Di tengah banyaknya kasus perceraian dan derasnya arus perubahan nilai sosial-budaya, pernikahan kini perlahan kehilangan statusnya sebagai tujuan hidup yang diidamkan sebagian besar orang. Generasi muda kini tumbuh di dunia yang menawarkan lebih banyak alternatif menemukan kebahagiaan dan makna hidup selain dari pernikahan.
Konstruksi sosial zaman dulu menempatkan pernikahan sebagai langkah alami setelah seseorang mencapai usia tertentu. Namun kini, keputusan menikah lebih sering dilandasi dengan pertimbangan rasional, seperti kesiapan emosional, kestabilan finansial, hingga keberlanjutan karier setelah menikah. Generasi muda makin terbuka pada rasionalisasi bahwa cinta saja tidak akan pernah cukup mencukupi hidup dan meredakan tekanan sosial setelah pernikahan.
Tidak hanya di Indonesia, tren angka pernikahan global juga menunjukkan penurunan cukup signifikan yang secara umum dipengaruhi oleh perubahan persepsi sosial, alasan ekonomi, dan penundaan usia menikah di berbagai negara, seperti Jepang, Tiongkok, dan Korea Selatan. Kanwil Kementerian Agama Provinsi DKI Jakarta menjelaskan tren yang serupa. Jumlah pernikahan yang tercatat di Kantor Urusan Agama (KUA) wilayah Jakarta menunjukkan tren menurun. Tahun 2022 tercatat terdapat 47.226 pasangan menikah, sementara tahun 2023 turun menjadi 44.252, dan terus menurun hingga 2024 yang hanya mencatatkan 40.472 pasangan menikah dari total populasi 4,2 juta penduduk.
Penurunan angka pernikahan seperti yang dijelaskan di atas, bukanlah sekadar statistik semata, melainkan cerminan dari pergeseran pola pikir dan prioritas generasi muda dalam memandang pernikahan. Selain perubahan nilai sosial dan rasionalisasi generasi muda dalam memandang pernikahan, terdapat beberapa faktor penentu yang menjadikan pernikahan kini menjadi pilihan yang ditunda (delayed choice) dan bahkan menjadi pilihan yang dikesampingkan (optional choice).

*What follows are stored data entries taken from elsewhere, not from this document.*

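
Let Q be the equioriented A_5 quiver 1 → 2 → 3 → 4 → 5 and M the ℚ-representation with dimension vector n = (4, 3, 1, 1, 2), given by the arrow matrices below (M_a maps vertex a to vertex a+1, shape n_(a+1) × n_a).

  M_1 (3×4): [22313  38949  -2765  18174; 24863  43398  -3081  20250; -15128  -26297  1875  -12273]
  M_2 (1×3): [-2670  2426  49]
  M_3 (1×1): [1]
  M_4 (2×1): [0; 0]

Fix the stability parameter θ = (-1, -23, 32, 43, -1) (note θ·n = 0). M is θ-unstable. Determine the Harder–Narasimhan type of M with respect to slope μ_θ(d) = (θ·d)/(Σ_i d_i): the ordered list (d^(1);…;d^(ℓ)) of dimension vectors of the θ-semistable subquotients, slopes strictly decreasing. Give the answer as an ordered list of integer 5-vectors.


Via rank(M_{q-1}∘⋯∘M_p): M ≅ I[1,1], I[1,2]^2, I[1,4], I[5,5]^2.
μ_θ-semistable layers: μ^(1)=43; μ^(2)=32; μ^(3)=-1; μ^(4)=-12

((0, 0, 0, 1, 0); (0, 0, 1, 0, 0); (1, 0, 0, 0, 2); (3, 3, 0, 0, 0))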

Pandangan yang menempatkan pernikahan sebagai delayed choice atau bahkan optional choice ini tidaklah muncul tanpa sebab. Kesenjangan ekonomi, misalnya, dapat membuat tidak sedikit generasi muda merasa belum mampu memenuhi ekspektasi sosial yang melekat pada pernikahan, seperti memiliki rumah sebelum menikah, mengadakan pesta pernikahan, dan memulai hidup mandiri dengan stabil setelah menikah. Tingginya biaya pernikahan juga membuat pernikahan pada masa sekarang bukan lagi sekadar urusan cinta belaka, tetapi juga soal perhitungan kondisi finansial setelah menikah.
Selain itu, munculnya alternatif-alternatif bentuk komitmen selain pernikahan, seperti cohabitation atau tinggal bersama tanpa menikah, kini menjadi fenomena yang makin diterima oleh sejumlah negara, terutama di negara-negara maju. Praktik cohabitation dianggap sebagai cara realistis untuk mengenal pasangan satu sama lain lebih dalam sebelum mengambil keputusan berkomitmen besar seperti pernikahan.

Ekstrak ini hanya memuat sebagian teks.